The first thing Jessica noticed were the drawings taped to the wall in front of her. They were fashion designs, done mostly in pen and ink, for a series of coats, dresses and gowns. Beneath them was a workbench with a sewing machine and, stacked beneath that, were rolls of material in a kaleidoscope of patterns and colours. To the left, under a skylight, was a table covered in a length of of
f-white cotton with parts of a paper pattern laid out on top. To the right, a dressmaker’s dummy stood at one end of a battered leather sofa.

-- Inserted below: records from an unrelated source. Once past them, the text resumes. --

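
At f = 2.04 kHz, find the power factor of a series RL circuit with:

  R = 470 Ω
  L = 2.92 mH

Step 1 — Angular frequency: ω = 2π·f = 2π·2040 = 1.282e+04 rad/s.
Step 2 — Component impedances:
  R: Z = R = 470 Ω
  L: Z = jωL = j·1.282e+04·0.00292 = 0 + j37.43 Ω
Step 3 — Series combination: Z_total = R + L = 470 + j37.43 Ω = 471.5∠4.6° Ω.
Step 4 — Power factor: PF = cos(φ) = Re(Z)/|Z| = 470/471.5 = 0.9968.
Step 5 — Type: Im(Z) = 37.43 ⇒ lagging (phase φ = 4.6°).

PF = 0.9968 (lagging, φ = 4.6°)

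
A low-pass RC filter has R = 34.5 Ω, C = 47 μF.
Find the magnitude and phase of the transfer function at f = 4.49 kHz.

Step 1 — Angular frequency: ω = 2π·4490 = 2.821e+04 rad/s.
Step 2 — Transfer function: H(jω) = 1/(1 + jωRC).
Step 3 — Denominator: 1 + jωRC = 1 + j·2.821e+04·34.5·4.7e-05 = 1 + j45.74.
Step 4 — H = 0.0004776 - j0.02185.
Step 5 — Magnitude: |H| = 0.02186 (-33.2 dB); phase: φ = -88.7°.

|H| = 0.02186 (-33.2 dB), φ = -88.7°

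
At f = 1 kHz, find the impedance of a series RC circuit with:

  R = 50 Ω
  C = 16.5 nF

Step 1 — Angular frequency: ω = 2π·f = 2π·1000 = 6283 rad/s.
Step 2 — Component impedances:
  R: Z = R = 50 Ω
  C: Z = 1/(jωC) = -j/(ω·C) = 0 - j9646 Ω
Step 3 — Series combination: Z_total = R + C = 50 - j9646 Ω = 9646∠-89.7° Ω.

Z = 50 - j9646 Ω = 9646∠-89.7° Ω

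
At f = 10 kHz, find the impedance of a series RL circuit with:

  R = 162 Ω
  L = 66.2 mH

Step 1 — Angular frequency: ω = 2π·f = 2π·1e+04 = 6.283e+04 rad/s.
Step 2 — Component impedances:
  R: Z = R = 162 Ω
  L: Z = jωL = j·6.283e+04·0.0662 = 0 + j4159 Ω
Step 3 — Series combination: Z_total = R + L = 162 + j4159 Ω = 4163∠87.8° Ω.

Z = 162 + j4159 Ω = 4163∠87.8° Ω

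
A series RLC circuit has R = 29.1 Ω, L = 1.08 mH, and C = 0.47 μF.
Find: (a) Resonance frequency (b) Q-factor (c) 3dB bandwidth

Step 1 — Resonance: ω₀ = 1/√(LC) = 1/√(0.00108·4.7e-07) = 4.439e+04 rad/s.
Step 2 — f₀ = ω₀/(2π) = 7064 Hz.
Step 3 — Series Q: Q = ω₀L/R = 4.439e+04·0.00108/29.1 = 1.647.
Step 4 — Bandwidth: Δω = ω₀/Q = 2.694e+04 rad/s; BW = Δω/(2π) = 4288 Hz.

(a) f₀ = 7064 Hz  (b) Q = 1.647  (c) BW = 4288 Hz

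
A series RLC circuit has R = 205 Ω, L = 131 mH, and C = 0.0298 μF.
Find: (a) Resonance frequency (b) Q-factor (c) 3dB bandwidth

Step 1 — Resonance condition Im(Z)=0 gives ω₀ = 1/√(LC).
Step 2 — ω₀ = 1/√(0.131·2.98e-08) = 1.601e+04 rad/s.
Step 3 — f₀ = ω₀/(2π) = 2547 Hz.
Step 4 — Series Q: Q = ω₀L/R = 1.601e+04·0.131/205 = 10.23.
Step 5 — 3dB bandwidth: Δω = ω₀/Q = 1565 rad/s; BW = Δω/(2π) = 249.1 Hz.

(a) f₀ = 2547 Hz  (b) Q = 10.23  (c) BW = 249.1 Hz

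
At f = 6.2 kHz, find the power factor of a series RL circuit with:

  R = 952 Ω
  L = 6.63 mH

Step 1 — Angular frequency: ω = 2π·f = 2π·6200 = 3.896e+04 rad/s.
Step 2 — Component impedances:
  R: Z = R = 952 Ω
  L: Z = jωL = j·3.896e+04·0.00663 = 0 + j258.3 Ω
Step 3 — Series combination: Z_total = R + L = 952 + j258.3 Ω = 986.4∠15.2° Ω.
Step 4 — Power factor: PF = cos(φ) = Re(Z)/|Z| = 952/986.4 = 0.9651.
Step 5 — Type: Im(Z) = 258.3 ⇒ lagging (phase φ = 15.2°).

PF = 0.9651 (lagging, φ = 15.2°)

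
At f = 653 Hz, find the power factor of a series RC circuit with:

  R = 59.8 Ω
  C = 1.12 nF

Step 1 — Angular frequency: ω = 2π·f = 2π·653 = 4103 rad/s.
Step 2 — Component impedances:
  R: Z = R = 59.8 Ω
  C: Z = 1/(jωC) = -j/(ω·C) = 0 - j2.176e+05 Ω
Step 3 — Series combination: Z_total = R + C = 59.8 - j2.176e+05 Ω = 2.176e+05∠-90.0° Ω.
Step 4 — Power factor: PF = cos(φ) = Re(Z)/|Z| = 59.8/2.176e+05 = 0.0002748.
Step 5 — Type: Im(Z) = -2.176e+05 ⇒ leading (phase φ = -90.0°).

PF = 0.0002748 (leading, φ = -90.0°)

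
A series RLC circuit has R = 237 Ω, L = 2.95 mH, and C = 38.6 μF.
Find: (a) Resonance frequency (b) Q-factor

Step 1 — Resonance condition Im(Z)=0 gives ω₀ = 1/√(LC).
Step 2 — ω₀ = 1/√(0.00295·3.86e-05) = 2963 rad/s.
Step 3 — f₀ = ω₀/(2π) = 471.6 Hz.
Step 4 — Series Q: Q = ω₀L/R = 2963·0.00295/237 = 0.03689.

(a) f₀ = 471.6 Hz  (b) Q = 0.03689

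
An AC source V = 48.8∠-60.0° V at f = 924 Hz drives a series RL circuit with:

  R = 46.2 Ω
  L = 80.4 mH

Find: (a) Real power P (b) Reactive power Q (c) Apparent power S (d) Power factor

Step 1 — Angular frequency: ω = 2π·f = 2π·924 = 5806 rad/s.
Step 2 — Component impedances:
  R: Z = R = 46.2 Ω
  L: Z = jωL = j·5806·0.0804 = 0 + j466.8 Ω
Step 3 — Series combination: Z_total = R + L = 46.2 + j466.8 Ω = 469.1∠84.3° Ω.
Step 4 — Source phasor: V = 48.8∠-60.0° V = 24.4 - j42.26 V.
Step 5 — Current: I = V / Z = -0.08454 - j0.06064 A = 0.104∠-144.3° A.
Step 6 — Complex power: S = V·I* = 0.5001 + j5.052 VA.
Step 7 — Real power: P = Re(S) = 0.5001 W.
Step 8 — Reactive power: Q = Im(S) = 5.052 VAR.
Step 9 — Apparent power: |S| = 5.077 VA.
Step 10 — Power factor: PF = P/|S| = 0.0985 (lagging).

(a) P = 0.5001 W  (b) Q = 5.052 VAR  (c) S = 5.077 VA  (d) PF = 0.0985 (lagging)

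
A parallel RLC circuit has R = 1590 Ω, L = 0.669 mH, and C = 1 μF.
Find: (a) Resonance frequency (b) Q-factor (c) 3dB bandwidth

Step 1 — Resonance: ω₀ = 1/√(LC) = 1/√(0.000669·1e-06) = 3.866e+04 rad/s.
Step 2 — f₀ = ω₀/(2π) = 6153 Hz.
Step 3 — Parallel Q: Q = R/(ω₀L) = 1590/(3.866e+04·0.000669) = 61.47.
Step 4 — Bandwidth: Δω = ω₀/Q = 628.9 rad/s; BW = Δω/(2π) = 100.1 Hz.

(a) f₀ = 6153 Hz  (b) Q = 61.47  (c) BW = 100.1 Hz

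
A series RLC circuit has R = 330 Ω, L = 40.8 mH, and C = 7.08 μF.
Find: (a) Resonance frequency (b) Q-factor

Step 1 — Resonance condition Im(Z)=0 gives ω₀ = 1/√(LC).
Step 2 — ω₀ = 1/√(0.0408·7.08e-06) = 1861 rad/s.
Step 3 — f₀ = ω₀/(2π) = 296.1 Hz.
Step 4 — Series Q: Q = ω₀L/R = 1861·0.0408/330 = 0.23.

(a) f₀ = 296.1 Hz  (b) Q = 0.23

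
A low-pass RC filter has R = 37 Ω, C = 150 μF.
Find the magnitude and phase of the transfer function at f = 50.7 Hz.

Step 1 — Angular frequency: ω = 2π·50.7 = 318.6 rad/s.
Step 2 — Transfer function: H(jω) = 1/(1 + jωRC).
Step 3 — Denominator: 1 + jωRC = 1 + j·318.6·37·0.00015 = 1 + j1.768.
Step 4 — H = 0.2424 - j0.4285.
Step 5 — Magnitude: |H| = 0.4923 (-6.2 dB); phase: φ = -60.5°.

|H| = 0.4923 (-6.2 dB), φ = -60.5°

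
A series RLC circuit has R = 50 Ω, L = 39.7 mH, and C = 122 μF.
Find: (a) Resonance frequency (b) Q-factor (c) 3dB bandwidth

Step 1 — Resonance condition Im(Z)=0 gives ω₀ = 1/√(LC).
Step 2 — ω₀ = 1/√(0.0397·0.000122) = 454.4 rad/s.
Step 3 — f₀ = ω₀/(2π) = 72.32 Hz.
Step 4 — Series Q: Q = ω₀L/R = 454.4·0.0397/50 = 0.3608.
Step 5 — 3dB bandwidth: Δω = ω₀/Q = 1259 rad/s; BW = Δω/(2π) = 200.4 Hz.

(a) f₀ = 72.32 Hz  (b) Q = 0.3608  (c) BW = 200.4 Hz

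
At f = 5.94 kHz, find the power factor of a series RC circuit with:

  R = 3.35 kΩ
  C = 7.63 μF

Step 1 — Angular frequency: ω = 2π·f = 2π·5940 = 3.732e+04 rad/s.
Step 2 — Component impedances:
  R: Z = R = 3350 Ω
  C: Z = 1/(jωC) = -j/(ω·C) = 0 - j3.512 Ω
Step 3 — Series combination: Z_total = R + C = 3350 - j3.512 Ω = 3350∠-0.1° Ω.
Step 4 — Power factor: PF = cos(φ) = Re(Z)/|Z| = 3350/3350 = 1.
Step 5 — Type: Im(Z) = -3.512 ⇒ leading (phase φ = -0.1°).

PF = 1 (leading, φ = -0.1°)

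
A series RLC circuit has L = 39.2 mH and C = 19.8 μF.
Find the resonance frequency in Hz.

Step 1 — Resonance condition Im(Z)=0 gives ω₀ = 1/√(LC).
Step 2 — ω₀ = 1/√(0.0392·1.98e-05) = 1135 rad/s.
Step 3 — f₀ = ω₀/(2π) = 180.7 Hz.

f₀ = 180.7 Hz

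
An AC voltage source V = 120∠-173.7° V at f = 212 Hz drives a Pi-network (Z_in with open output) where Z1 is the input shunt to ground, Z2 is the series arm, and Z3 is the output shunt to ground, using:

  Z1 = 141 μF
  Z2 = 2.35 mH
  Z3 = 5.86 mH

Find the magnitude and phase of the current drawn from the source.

Step 1 — Angular frequency: ω = 2π·f = 2π·212 = 1332 rad/s.
Step 2 — Component impedances:
  Z1: Z = 1/(jωC) = -j/(ω·C) = 0 - j5.324 Ω
  Z2: Z = jωL = j·1332·0.00235 = 0 + j3.13 Ω
  Z3: Z = jωL = j·1332·0.00586 = 0 + j7.806 Ω
Step 3 — With open output, the series arm Z2 and the output shunt Z3 appear in series to ground: Z2 + Z3 = 0 + j10.94 Ω.
Step 4 — Parallel with input shunt Z1: Z_in = Z1 || (Z2 + Z3) = 0 - j10.38 Ω = 10.38∠-90.0° Ω.
Step 5 — Source phasor: V = 120∠-173.7° V = -119.3 - j13.17 V.
Step 6 — Ohm's law: I = V / Z_total = (-119.3 - j13.17) / (0 - j10.38) = 1.269 - j11.5 A.
Step 7 — Convert to polar: |I| = 11.57 A, ∠I = -83.7°.

I = 11.57∠-83.7° A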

They were not the sort of things you might expect to find in a boy’s room but, most surprising of all, and only visible when she stepped into the room and looked behind her, was a set of shelves on which were displayed several rows of dolls. There were at least fifty of them, each dressed in a different outfit.
‘What is this place?’ she asked.
‘I told you.’ Francis’s voice was studiedly neutral, but he was watching Jessica carefully as he spoke. ‘It’s mine. It’s where I do stuff.’
Jessica walked over to the shelves with the dolls.
‘So all these are yours?’
‘Yes.’ Francis came over to join her. ‘I was trying to make a sort of illustrated history of fashion in the last fifty years.’ He picked up one of the dolls. It was dressed in a studded leather jacket and had its hair cropped and dyed in the pattern of the American flag. ‘Each doll represents a particular style, you see? Fly-girl, punk, grunge …’
Jessica pointed to a doll dressed in a suit of what looked like moulded pink plastic. ‘What’s that one?’
‘It’s a Miyake,’ said Francis. ‘Japanese designer.’
Jessica turned away from the dolls for a moment and gestured to the drawings pinned on the wall opposite. ‘And those are all yours as well?’
Francis nodded. ‘I’m interested in fashion. Always have been.’
Jessica stared about her, and then her face broke into a smile. ‘I would have killed to have a place like this when I was alive!’ she said.
Francis did not reply directly, but something in his shoulders and his face seemed to relax for the first time since they had entered the room.
‘Let’s talk about fashion later,’ he said. ‘First, I need to know more about being a ghost.’
He put the doll with the cropped hair back on the shelf and walked over to the sofa.
‘So tell me,’ he said, as he sat down. ‘How did it start?’
It had started, as far as Jessica could remember, with finding herself standing at the window of a small room on the third floor of the hospital, looking out through the darkness at a multi-storey car park on the other side of the road.